The risk of post ischaemic compartment syndrome increases beyond three hours of tourniquet time. Compartment syndrome is largely a clinical diagnosis made by the observation of disproportionate pain, exacerbated by stretching of the involved musculature. A low threshold should be adopted for the diagnosis of compartment syndrome after a prolonged duration of arterial tourniquet application.

Definitive treatment of post ischaemic compartment syndrome is by early open fasciotomy of all myofascial compartments involved below the level of the tourniquet (Interventional De-Escalation; Figure 2). Where both escharotomy and fasciotomy are required to optimise tissue perfusion, fasciotomy incisions should be chosen to align with overlying escharotomy maps. There is no place for the expectant non-surgical treatment of compartment syndrome with potential myonecrosis after penetrating trauma as the ischaemic compartments have already been contaminated.

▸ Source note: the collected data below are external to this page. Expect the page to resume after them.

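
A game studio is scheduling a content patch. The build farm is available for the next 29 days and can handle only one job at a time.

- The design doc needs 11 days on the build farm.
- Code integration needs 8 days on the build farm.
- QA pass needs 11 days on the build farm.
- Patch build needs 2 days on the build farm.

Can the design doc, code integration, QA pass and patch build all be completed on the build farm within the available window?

No

Running back to back, the jobs need 11 + 8 + 11 + 2 = 32 days on the build farm.
Since 32 > 29, they cannot all fit.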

Local haemorrhage control by large vessel ligation may enable tourniquet release and thereby achieve distal limb perfusion by collateral arterial supply. Although not delivering direct restoration of vascular continuity in comparison to arterial repair or temporary shunting, large vessel ligation is relatively easy to perform and may allow enough distal perfusion to maintain limb viability in prolonged field care.

PHASE 3: MITIGATE

Where tourniquet conversion is unable to be performed, the iatrogenic harm associated with tourniquet ischaemia can still be reduced and outcomes improved by mitigation measures. In this regard, the principles of Fundamental Tourniquet De-Escalation should be applied. Tourniquet Replacement to the lowest appropriate level to preserve limb length and limb cryotherapy to reduce tissue metabolic rate will maximise the chances of cellular viability.

Limited Tourniquet Conversion may be considered after severe vascular injury where appropriate clinical, logistic, and tactical parameters are met. Limited Tourniquet Conversion involves the dynamic movement between tourniquet application states to achieve both haemorrhage control and enable distal limb perfusion (Figure 6). Even after major vascular injury, the combined effects of arterial vasospasm, permissive systemic hypotension, and compression wound packing may often be enough to significantly reduce or completely arrest haemorrhage flow rates.

Converting an arterial tourniquet in such situations, even if only for intermittent reperfusion intervals or by a partial reduction in tourniquet pressure, may maintain distal limb viability by collateral arterial supply. For intermittent tourniquet release, the first reperfusion interval is considered after two hours of tourniquet application. Reperfusion intervals of at least 10 minutes are required and are repeated every 90 minutes for the upper limb or repeated every 120 minutes for the lower limb.

Figure 6: Tourniquet Application States. Limited Tourniquet Conversion by intermittent release or tourniquet pressure reduction should only be considered within suitable parameters of casualty resuscitation and resource capability.